Bilanz des ersten Jahres unter IBM-Fittichen

Tivoli muß noch Schwächen im Mainframe-Geschäft ausbügeln

14.03.1997

Die amerikanischen Marktbeobachter wurden von der Entwicklung der IBM-Tochter im letzten Jahr überrascht. Befürchteten sie im Februar 1996 noch, das einst kleine, unabhängige und innovative Softwarehaus werde in den Fängen von Big Blue auf Nimmerwiedersehen verschwinden, sind sie nun eines Besseren belehrt.

Die Mitarbeiterzahl wuchs von 291 auf mehr als 1200, der Umsatz überschritt mittlerweile die Milliarden-Dollar-Marke und machte Tivoli zu einem wichtigen Konkurrenten im System-Management-Markt. Für klare Verhältnisse sorgte die Mutter bei der Zuständigkeit für Neu- und Weiterentwicklungen. "Den angestammten Systemview- und Netview-Entwicklern wurde gesagt, daß sie ab sofort ein Teil des Tivoli-Teams seien. Wer nicht damit einverstanden sei, könne gehen", beschreibt Paul Mason, Analyst bei IDC in Framingham, das Big-Blue-Vorgehen.

Sicherheitslücken wurden geschlossen

Mit dieser Rückendeckung von der Konzernmutter fokussierte sich die Management-Division im letzten Jahr auf unternehmensweite Lösungen und brachte den "Global Enterprise Manager" (GEM) und das "Tivoli Management Enviroment (TME) 10" auf den Markt. Für das Partnerprogramm 10/Plus Association konnte Tivoli 160 Teilnehmer mobilisieren.

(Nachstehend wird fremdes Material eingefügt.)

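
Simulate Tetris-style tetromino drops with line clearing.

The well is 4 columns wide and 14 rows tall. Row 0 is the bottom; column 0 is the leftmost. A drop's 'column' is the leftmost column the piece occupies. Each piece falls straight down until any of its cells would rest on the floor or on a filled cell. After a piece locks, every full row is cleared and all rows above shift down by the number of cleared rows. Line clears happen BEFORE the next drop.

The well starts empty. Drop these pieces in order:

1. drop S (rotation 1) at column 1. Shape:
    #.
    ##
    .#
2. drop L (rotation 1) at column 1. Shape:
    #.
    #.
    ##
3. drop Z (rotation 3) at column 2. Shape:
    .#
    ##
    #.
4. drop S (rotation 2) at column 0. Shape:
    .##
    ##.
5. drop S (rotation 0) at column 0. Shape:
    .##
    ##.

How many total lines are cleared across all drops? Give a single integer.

Drop 1: S rot1 at col 1 lands with bottom-row=0; cleared 0 line(s) (total 0); column heights now [0 3 2 0], max=3
Drop 2: L rot1 at col 1 lands with bottom-row=3; cleared 0 line(s) (total 0); column heights now [0 6 4 0], max=6
Drop 3: Z rot3 at col 2 lands with bottom-row=4; cleared 0 line(s) (total 0); column heights now [0 6 6 7], max=7
Drop 4: S rot2 at col 0 lands with bottom-row=6; cleared 0 line(s) (total 0); column heights now [7 8 8 7], max=8
Drop 5: S rot0 at col 0 lands with bottom-row=8; cleared 0 line(s) (total 0); column heights now [9 10 10 7], max=10

Answer: 0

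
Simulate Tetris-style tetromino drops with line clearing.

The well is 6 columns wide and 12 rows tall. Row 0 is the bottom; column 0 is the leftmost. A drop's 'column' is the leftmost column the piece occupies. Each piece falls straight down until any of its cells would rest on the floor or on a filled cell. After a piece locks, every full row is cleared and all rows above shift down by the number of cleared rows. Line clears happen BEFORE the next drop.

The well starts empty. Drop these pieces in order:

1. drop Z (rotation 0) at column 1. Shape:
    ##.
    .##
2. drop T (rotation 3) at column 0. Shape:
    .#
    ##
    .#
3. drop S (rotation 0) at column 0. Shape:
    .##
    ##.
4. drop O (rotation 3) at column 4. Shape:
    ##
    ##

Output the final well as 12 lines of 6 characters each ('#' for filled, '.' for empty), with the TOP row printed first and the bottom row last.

Answer: ......
......
......
......
......
.##...
##....
.#....
##....
.#....
.##.##
..####

Derivation:
Drop 1: Z rot0 at col 1 lands with bottom-row=0; cleared 0 line(s) (total 0); column heights now [0 2 2 1 0 0], max=2
Drop 2: T rot3 at col 0 lands with bottom-row=2; cleared 0 line(s) (total 0); column heights now [4 5 2 1 0 0], max=5
Drop 3: S rot0 at col 0 lands with bottom-row=5; cleared 0 line(s) (total 0); column heights now [6 7 7 1 0 0], max=7
Drop 4: O rot3 at col 4 lands with bottom-row=0; cleared 0 line(s) (total 0); column heights now [6 7 7 1 2 2], max=7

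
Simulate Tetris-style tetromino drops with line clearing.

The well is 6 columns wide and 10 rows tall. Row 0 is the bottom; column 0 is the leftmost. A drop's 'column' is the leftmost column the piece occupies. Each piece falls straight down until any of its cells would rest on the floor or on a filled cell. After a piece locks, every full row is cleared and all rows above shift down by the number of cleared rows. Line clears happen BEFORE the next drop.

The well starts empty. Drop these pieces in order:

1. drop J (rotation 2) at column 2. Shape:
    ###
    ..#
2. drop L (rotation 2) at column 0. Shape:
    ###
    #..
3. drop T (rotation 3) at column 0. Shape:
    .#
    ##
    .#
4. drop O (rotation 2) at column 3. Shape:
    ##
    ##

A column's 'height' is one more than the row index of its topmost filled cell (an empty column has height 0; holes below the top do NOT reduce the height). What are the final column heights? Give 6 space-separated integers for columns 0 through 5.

Drop 1: J rot2 at col 2 lands with bottom-row=0; cleared 0 line(s) (total 0); column heights now [0 0 2 2 2 0], max=2
Drop 2: L rot2 at col 0 lands with bottom-row=1; cleared 0 line(s) (total 0); column heights now [3 3 3 2 2 0], max=3
Drop 3: T rot3 at col 0 lands with bottom-row=3; cleared 0 line(s) (total 0); column heights now [5 6 3 2 2 0], max=6
Drop 4: O rot2 at col 3 lands with bottom-row=2; cleared 0 line(s) (total 0); column heights now [5 6 3 4 4 0], max=6

Answer: 5 6 3 4 4 0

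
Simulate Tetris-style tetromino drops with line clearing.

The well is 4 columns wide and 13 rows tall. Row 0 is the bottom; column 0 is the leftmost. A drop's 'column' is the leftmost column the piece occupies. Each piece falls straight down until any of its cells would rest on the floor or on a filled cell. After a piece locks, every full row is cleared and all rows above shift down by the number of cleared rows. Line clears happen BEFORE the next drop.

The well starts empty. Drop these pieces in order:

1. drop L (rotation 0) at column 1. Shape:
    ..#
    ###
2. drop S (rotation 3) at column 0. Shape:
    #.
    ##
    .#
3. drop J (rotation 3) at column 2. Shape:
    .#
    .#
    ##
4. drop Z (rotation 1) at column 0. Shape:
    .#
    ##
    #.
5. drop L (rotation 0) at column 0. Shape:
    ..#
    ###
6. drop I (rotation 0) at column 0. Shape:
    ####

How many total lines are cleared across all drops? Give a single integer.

Drop 1: L rot0 at col 1 lands with bottom-row=0; cleared 0 line(s) (total 0); column heights now [0 1 1 2], max=2
Drop 2: S rot3 at col 0 lands with bottom-row=1; cleared 0 line(s) (total 0); column heights now [4 3 1 2], max=4
Drop 3: J rot3 at col 2 lands with bottom-row=2; cleared 1 line(s) (total 1); column heights now [3 2 1 4], max=4
Drop 4: Z rot1 at col 0 lands with bottom-row=3; cleared 0 line(s) (total 1); column heights now [5 6 1 4], max=6
Drop 5: L rot0 at col 0 lands with bottom-row=6; cleared 0 line(s) (total 1); column heights now [7 7 8 4], max=8
Drop 6: I rot0 at col 0 lands with bottom-row=8; cleared 1 line(s) (total 2); column heights now [7 7 8 4], max=8

Answer: 2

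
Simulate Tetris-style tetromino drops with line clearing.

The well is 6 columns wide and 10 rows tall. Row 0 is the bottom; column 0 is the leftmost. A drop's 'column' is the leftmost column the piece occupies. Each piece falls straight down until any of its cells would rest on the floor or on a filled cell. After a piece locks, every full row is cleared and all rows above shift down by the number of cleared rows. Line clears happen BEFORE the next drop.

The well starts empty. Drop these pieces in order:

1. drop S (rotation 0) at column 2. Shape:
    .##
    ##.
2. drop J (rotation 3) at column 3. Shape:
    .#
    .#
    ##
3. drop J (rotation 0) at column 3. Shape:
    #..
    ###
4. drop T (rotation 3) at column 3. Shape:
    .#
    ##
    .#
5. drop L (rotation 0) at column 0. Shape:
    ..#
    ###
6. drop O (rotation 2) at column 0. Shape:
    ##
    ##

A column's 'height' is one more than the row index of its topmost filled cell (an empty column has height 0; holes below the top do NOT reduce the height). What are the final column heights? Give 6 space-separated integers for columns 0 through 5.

Answer: 4 4 3 8 9 6

Derivation:
Drop 1: S rot0 at col 2 lands with bottom-row=0; cleared 0 line(s) (total 0); column heights now [0 0 1 2 2 0], max=2
Drop 2: J rot3 at col 3 lands with bottom-row=2; cleared 0 line(s) (total 0); column heights now [0 0 1 3 5 0], max=5
Drop 3: J rot0 at col 3 lands with bottom-row=5; cleared 0 line(s) (total 0); column heights now [0 0 1 7 6 6], max=7
Drop 4: T rot3 at col 3 lands with bottom-row=6; cleared 0 line(s) (total 0); column heights now [0 0 1 8 9 6], max=9
Drop 5: L rot0 at col 0 lands with bottom-row=1; cleared 0 line(s) (total 0); column heights now [2 2 3 8 9 6], max=9
Drop 6: O rot2 at col 0 lands with bottom-row=2; cleared 0 line(s) (total 0); column heights now [4 4 3 8 9 6], max=9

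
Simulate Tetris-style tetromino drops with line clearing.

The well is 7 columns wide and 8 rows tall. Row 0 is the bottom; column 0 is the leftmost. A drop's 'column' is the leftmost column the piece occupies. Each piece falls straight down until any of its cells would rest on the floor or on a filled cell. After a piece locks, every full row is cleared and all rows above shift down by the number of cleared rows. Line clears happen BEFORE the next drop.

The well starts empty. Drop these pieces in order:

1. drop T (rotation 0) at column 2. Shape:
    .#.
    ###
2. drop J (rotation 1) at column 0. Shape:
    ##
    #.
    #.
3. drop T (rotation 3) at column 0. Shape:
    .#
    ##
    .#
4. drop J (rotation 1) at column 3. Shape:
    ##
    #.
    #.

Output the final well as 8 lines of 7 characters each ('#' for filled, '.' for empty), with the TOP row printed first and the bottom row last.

Answer: .......
.......
.#.....
##.##..
.#.#...
##.#...
#..#...
#.###..

Derivation:
Drop 1: T rot0 at col 2 lands with bottom-row=0; cleared 0 line(s) (total 0); column heights now [0 0 1 2 1 0 0], max=2
Drop 2: J rot1 at col 0 lands with bottom-row=0; cleared 0 line(s) (total 0); column heights now [3 3 1 2 1 0 0], max=3
Drop 3: T rot3 at col 0 lands with bottom-row=3; cleared 0 line(s) (total 0); column heights now [5 6 1 2 1 0 0], max=6
Drop 4: J rot1 at col 3 lands with bottom-row=2; cleared 0 line(s) (total 0); column heights now [5 6 1 5 5 0 0], max=6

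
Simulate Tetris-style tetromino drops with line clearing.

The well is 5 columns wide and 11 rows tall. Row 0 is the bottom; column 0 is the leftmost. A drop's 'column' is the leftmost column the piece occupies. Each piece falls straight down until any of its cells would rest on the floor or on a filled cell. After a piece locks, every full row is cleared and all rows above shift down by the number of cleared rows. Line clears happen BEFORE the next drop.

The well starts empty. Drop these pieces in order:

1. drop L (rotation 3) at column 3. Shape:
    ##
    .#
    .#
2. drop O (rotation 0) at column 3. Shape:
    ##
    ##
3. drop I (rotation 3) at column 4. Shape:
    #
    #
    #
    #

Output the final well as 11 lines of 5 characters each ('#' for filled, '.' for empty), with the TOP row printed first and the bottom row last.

Answer: .....
.....
....#
....#
....#
....#
...##
...##
...##
....#
....#

Derivation:
Drop 1: L rot3 at col 3 lands with bottom-row=0; cleared 0 line(s) (total 0); column heights now [0 0 0 3 3], max=3
Drop 2: O rot0 at col 3 lands with bottom-row=3; cleared 0 line(s) (total 0); column heights now [0 0 0 5 5], max=5
Drop 3: I rot3 at col 4 lands with bottom-row=5; cleared 0 line(s) (total 0); column heights now [0 0 0 5 9], max=9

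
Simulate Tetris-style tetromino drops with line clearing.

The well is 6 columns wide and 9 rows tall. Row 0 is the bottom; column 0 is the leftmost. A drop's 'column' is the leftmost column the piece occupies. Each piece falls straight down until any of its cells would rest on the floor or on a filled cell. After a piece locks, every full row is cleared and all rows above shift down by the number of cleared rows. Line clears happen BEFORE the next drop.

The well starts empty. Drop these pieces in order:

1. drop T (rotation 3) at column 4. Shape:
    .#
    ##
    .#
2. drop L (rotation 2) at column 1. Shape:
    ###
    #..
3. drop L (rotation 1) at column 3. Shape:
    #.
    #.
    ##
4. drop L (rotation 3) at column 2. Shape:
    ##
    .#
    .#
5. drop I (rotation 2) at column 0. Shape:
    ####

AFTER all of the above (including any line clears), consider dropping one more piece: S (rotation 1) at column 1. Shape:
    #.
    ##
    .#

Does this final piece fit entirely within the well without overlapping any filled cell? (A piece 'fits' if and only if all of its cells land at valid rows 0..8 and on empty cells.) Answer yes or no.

Drop 1: T rot3 at col 4 lands with bottom-row=0; cleared 0 line(s) (total 0); column heights now [0 0 0 0 2 3], max=3
Drop 2: L rot2 at col 1 lands with bottom-row=0; cleared 0 line(s) (total 0); column heights now [0 2 2 2 2 3], max=3
Drop 3: L rot1 at col 3 lands with bottom-row=2; cleared 0 line(s) (total 0); column heights now [0 2 2 5 3 3], max=5
Drop 4: L rot3 at col 2 lands with bottom-row=5; cleared 0 line(s) (total 0); column heights now [0 2 8 8 3 3], max=8
Drop 5: I rot2 at col 0 lands with bottom-row=8; cleared 0 line(s) (total 0); column heights now [9 9 9 9 3 3], max=9
Test piece S rot1 at col 1 (width 2): heights before test = [9 9 9 9 3 3]; fits = False

Answer: no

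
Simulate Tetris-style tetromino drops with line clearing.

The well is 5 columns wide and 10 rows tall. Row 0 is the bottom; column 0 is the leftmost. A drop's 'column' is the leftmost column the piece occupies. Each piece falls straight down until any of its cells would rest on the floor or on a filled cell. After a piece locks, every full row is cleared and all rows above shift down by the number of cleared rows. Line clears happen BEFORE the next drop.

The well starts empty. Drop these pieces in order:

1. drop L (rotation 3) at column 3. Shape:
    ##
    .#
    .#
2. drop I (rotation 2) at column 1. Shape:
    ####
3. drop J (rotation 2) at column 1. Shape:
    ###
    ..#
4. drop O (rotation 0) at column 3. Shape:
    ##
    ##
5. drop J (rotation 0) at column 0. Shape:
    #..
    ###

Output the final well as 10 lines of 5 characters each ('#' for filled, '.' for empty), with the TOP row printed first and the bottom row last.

Answer: .....
.....
.....
#..##
.###.
...#.
.####
...##
....#
....#

Derivation:
Drop 1: L rot3 at col 3 lands with bottom-row=0; cleared 0 line(s) (total 0); column heights now [0 0 0 3 3], max=3
Drop 2: I rot2 at col 1 lands with bottom-row=3; cleared 0 line(s) (total 0); column heights now [0 4 4 4 4], max=4
Drop 3: J rot2 at col 1 lands with bottom-row=4; cleared 0 line(s) (total 0); column heights now [0 6 6 6 4], max=6
Drop 4: O rot0 at col 3 lands with bottom-row=6; cleared 0 line(s) (total 0); column heights now [0 6 6 8 8], max=8
Drop 5: J rot0 at col 0 lands with bottom-row=6; cleared 1 line(s) (total 1); column heights now [7 6 6 7 7], max=7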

Zudem schloß Tivoli kürzlich eine Sicherheitslücke in der TME-Plattform. Der bisherige Mischmasch aus Verwaltungs-Tools, die vom IT-Manager viel Erfahrung und Aufmerksamkeit bei Sicherheitsfragen verlangte, wird von einem zentralen "Security Management Modul" abgelöst. Das gesamte Sicherheitspaket besteht aus zwei Komponenten: "Tivoli Access Control Facility" (TCAF) und "Tivoli Centralized Security Console" (TCSC). Damit lassen sich etwa Zugriffsrechte und Login-Restriktionen für Anwender unter Unix, Netware und Windows NT definieren und verwalten. Daten aus anderen Sicherheitspaketen, etwa von Microsofts Windows NT oder IBMs Mainframe-Lösung RACF, lassen sich importieren. Trotz derartiger Fortschritte ist nicht alles eitel Sonnenschein, denn Tivoli konnte nicht mit den steigenden Erwartungen der Anwender Schritt halten. So entwickelt etwa die Amoco Corp., Chikago, eine Netview-Version für ihre Mainframe- und RS/6000-Server in Eigenregie, weil dem Öl- und Chemiekonzern das Angebotsspektrum der Big-Blue-Tochter nicht ausreichend erschien. Auch IDC-Mann Mason bemängelt, daß Tivolis Stärken nicht im Mainframe-Business liegen.

Auch die vom Tivoli-Chef ausgegebene Losung, sich bei den Entwicklungsvorhaben auf das Management von Applikationen zu konzentrieren, ist kein Alleinstellungsmerkmal. Konkurrenz droht von Amdahl. Die "A+ Software Application Management Suite" bündelt Amdahl-Produkte mit Verwaltungs-Tools von Novadigm und Bull. Die Plattform ist darauf ausgerichtet, Drittprodukte einfach zu integrieren, und liefert beispielsweise Möglichkeiten zum Performance-, Betriebs- und Sicherheits-Management.